The School Committee asked the justices to remain out of the dispute. The School Committee stressed that the admissions policy at the heart of the case had only been in place for a year. It was implemented in response to the COVID-19 epidemic, when the school board couldn’t use an exam. The School Committee stressed that the coalition was not challenging the current policy, which takes into account grades, standardized tests scores, and geographic location. The School Committee stated that the dispute is over because the students who filed the lawsuit on behalf of the coalition could have applied for admission to the exam school under the current policy. He wrote that, “despite overwhelming evidence of intentional bias,” the lower courts had rejected the coalition’s claims on the grounds that, even with the new policy in place, white and Asian American students were still overrepresented among successful applicants. “This reasoning,” Alito stressed, “is indefensible.”
Justice Neil Gorsuch wrote a statement regarding the denial of review in which he acknowledged that the policy at the center of the coalition’s case is no longer in effect and therefore agreed with the court’s decision not to take up the case. He warned against interpreting the denial as an endorsement of the lower courts ruling. He also shared Alito’s concerns about the First Circuit analysis and urged “lower court facing similar cases” not to forget those concerns. Wilson filed a motion to dismiss the charges in July 2022. Wilson asked the Supreme Court to intervene this spring. He cited the Supreme Court’s decision in New York State Rifle & Pistol Association v. Bruen in which the justices ruled that courts can only uphold gun regulations if they have a history of such restrictions in early U.S. History. He said that the state supreme court’s ruling was “so fundamental, clear, and out of step with” the U.S. Supreme Court’s decisions “that further briefing is unnecessary.” At a minimum, however, he suggested, the justices should take up the case themselves.

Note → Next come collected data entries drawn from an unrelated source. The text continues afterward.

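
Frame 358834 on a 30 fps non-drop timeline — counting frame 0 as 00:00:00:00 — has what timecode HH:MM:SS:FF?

358834 ÷ 30 = 11961 full seconds, remainder 4 frames.
11961 s = 3 h 19 min 21 s.
Timecode: 03:19:21:04.

03:19:21:04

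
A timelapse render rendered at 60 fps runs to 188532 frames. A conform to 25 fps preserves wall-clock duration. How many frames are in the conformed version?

78555 frames

Frames at target rate = 188532 × (25) / (60) = 78555.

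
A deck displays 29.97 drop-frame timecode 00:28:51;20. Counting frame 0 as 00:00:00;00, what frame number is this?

As if non-drop at 30 labels/s: (0 × 3600 + 28 × 60 + 51) × 30 + 20 = 51950.
Minute boundaries passed: 28; those not divisible by 10: 28 − 2 = 26; dropped labels = 2 × 26 = 52.
Actual frame index = 51950 − 52 = 51898.

51898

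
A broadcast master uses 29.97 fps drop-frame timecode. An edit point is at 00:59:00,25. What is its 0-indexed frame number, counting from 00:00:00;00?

As if non-drop at 30 labels/s: (0 × 3600 + 59 × 60 + 0) × 30 + 25 = 106225.
Minute boundaries passed: 59; those not divisible by 10: 59 − 5 = 54; dropped labels = 2 × 54 = 108.
Actual frame index = 106225 − 108 = 106117.

106117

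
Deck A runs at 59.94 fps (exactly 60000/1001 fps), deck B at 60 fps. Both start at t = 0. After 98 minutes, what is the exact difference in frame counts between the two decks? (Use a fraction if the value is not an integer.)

50400/143 frames

98 min = 5880 s.
A emits 60000/1001 × 5880 = 50400000/143 frames; B emits 60 × 5880 = 352800.
Difference = 50400/143 frames (≈ 352.4476); B is ahead of A.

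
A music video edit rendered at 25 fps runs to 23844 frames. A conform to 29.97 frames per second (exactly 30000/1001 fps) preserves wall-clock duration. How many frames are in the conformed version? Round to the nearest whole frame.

Frames at target rate = 23844 × (30000/1001) / (25) = 28612800/1001 ≈ 28584.216.
Nearest whole frame: 28584.

28584 frames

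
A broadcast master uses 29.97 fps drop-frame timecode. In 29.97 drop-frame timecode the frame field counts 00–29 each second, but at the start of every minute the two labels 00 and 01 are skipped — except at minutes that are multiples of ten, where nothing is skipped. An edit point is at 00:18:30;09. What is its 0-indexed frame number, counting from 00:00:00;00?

33275

As if non-drop at 30 labels/s: (0 × 3600 + 18 × 60 + 30) × 30 + 9 = 33309.
Minute boundaries passed: 18; those not divisible by 10: 18 − 1 = 17; dropped labels = 2 × 17 = 34.
Actual frame index = 33309 − 34 = 33275.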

But the state urged the justices to stay out of the dispute. The state countered by saying that Bruen doesn’t prevent states from requiring people who want to carry a firearm in public to obtain a license. The state argued that Wilson does not have standing to challenge Hawaii’s licensing system because he has never applied for a license. And in any event, the state added, the case is still in its preliminary stages, because Wilson has not yet been tried.

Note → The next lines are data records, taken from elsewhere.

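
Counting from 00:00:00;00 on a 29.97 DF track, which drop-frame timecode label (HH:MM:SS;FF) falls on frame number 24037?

00:13:22;01

Ten DF minutes hold 17982 frames, so frame 24037 lies in block 1 (frames 17982–35963) with 6055 frames into that block.
The block's first minute is 1800 frames and the rest 1798 each; 6055 frames reaches minute 3, so 1 × 18 + 3 × 2 = 24 labels have been skipped so far.
Adding those back, label number 24037 + 24 = 24061 at 30 labels/s is 802 s + 1 f = 0 h 13 min 22 s frame 1, i.e. 00:13:22;01.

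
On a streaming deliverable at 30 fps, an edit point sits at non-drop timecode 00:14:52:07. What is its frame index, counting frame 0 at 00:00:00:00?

frame 26767

Total seconds to the label: (0 × 3600 + 14 × 60 + 52) = 892.
Frame index = 892 × 30 + 7 = 26767.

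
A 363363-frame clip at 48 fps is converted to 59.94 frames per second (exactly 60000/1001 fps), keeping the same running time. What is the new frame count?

453750 frames

Target frames = source frames × (target rate / source rate) = 363363 × (60000/1001)/(48) = 363363 × 1250/1001 = 453750.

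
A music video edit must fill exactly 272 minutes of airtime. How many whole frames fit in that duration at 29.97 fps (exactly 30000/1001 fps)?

489110 frames

272 min = 16320 s.
Frames = 16320 × 30000/1001 = 489600000/1001 ≈ 489110.8891.
Complete frames: 489110.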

Thomas, joined by Gorsuch, penned a statement regarding the denial of review in which he agreed that the fact that the case is still in its preliminary stages “weighs against” the Supreme Court’s intervention in the proceeding. But the Hawaii Supreme Court’s conclusion that Wilson cannot sue because he never applied for a license, Thomas added, “contravenes the settled principle that Americans need not engage in empty formalities before they can invoke their constitutional rights, and it wrongly reduces the Second Amendment to a ‘second-class right.'” In the proper case, Thomas made clear, he would grant review “to reaffirm that the Second Amendment warrants the same respect as any other constitutional right.”